Time to split we think, so we took the most direct route towards John Lewis, straight down Holmer’s Lane. As there is also a Holmer’s Farm Way close by, my mind palace suggests a possible explanation, but it is much too complicated to explain here.
Through, and around, another recreation ground (they are well endowed with them on this estate), succinctly named, Holmer’s Farm. The through bit was a ploy by the hare to take us back into thee state, where we could run around a flat, circular play area called Holmer’s Crop Circle, then retrace our steps. Time to play chicken on, or by, the motorway.
Somewhere between the start, and here, we came across the skateboard park that had been foretold by our oracle, the hare.

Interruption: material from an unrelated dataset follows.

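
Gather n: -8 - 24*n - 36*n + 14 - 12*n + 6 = 12 - 72*n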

I know this, because a skateboarder shot across my bow and nearly hit Aaron. I thought that this was an aggressive neighbourhood, until I noticed the concrete under my feet, and the ramp to my left. Oops. We really were going across the skating area. Aaron’s first reaction, to his credit, was to say sorry. Nearly knocked down twice in an evening. What is the world about?
With the motorway rumbling noisily to our right, we came to the underpass, where the righteous were led back to the light, by Audrey, and the sinners went into the dark, to the shiggy swamp foretold by the oracle, never to return with clean trainers.
Devious as every, the hare had made the speed averse section of the hash retrace their steps, to gaze longingly at the wares available but untouchable, in the store to our right.
I looked for guidance on the ground, but Audrey cut me short, saying she had the map. Which she never looked at. I knows what I’m doing, she said, and I knows where I’m going.
So we followed. Except for Alex and sibling. For all the talk of meerkats, I must confess that they went astray. Hiding behind walls, and all that. Not my fault guv.
All’s well that ends with a copiosity of chunky chips. Enough to sate even the most savage hash b(r)east (To soften Rocks, or bend a knotted Oak).
Thank you Gerry. Very generous of you.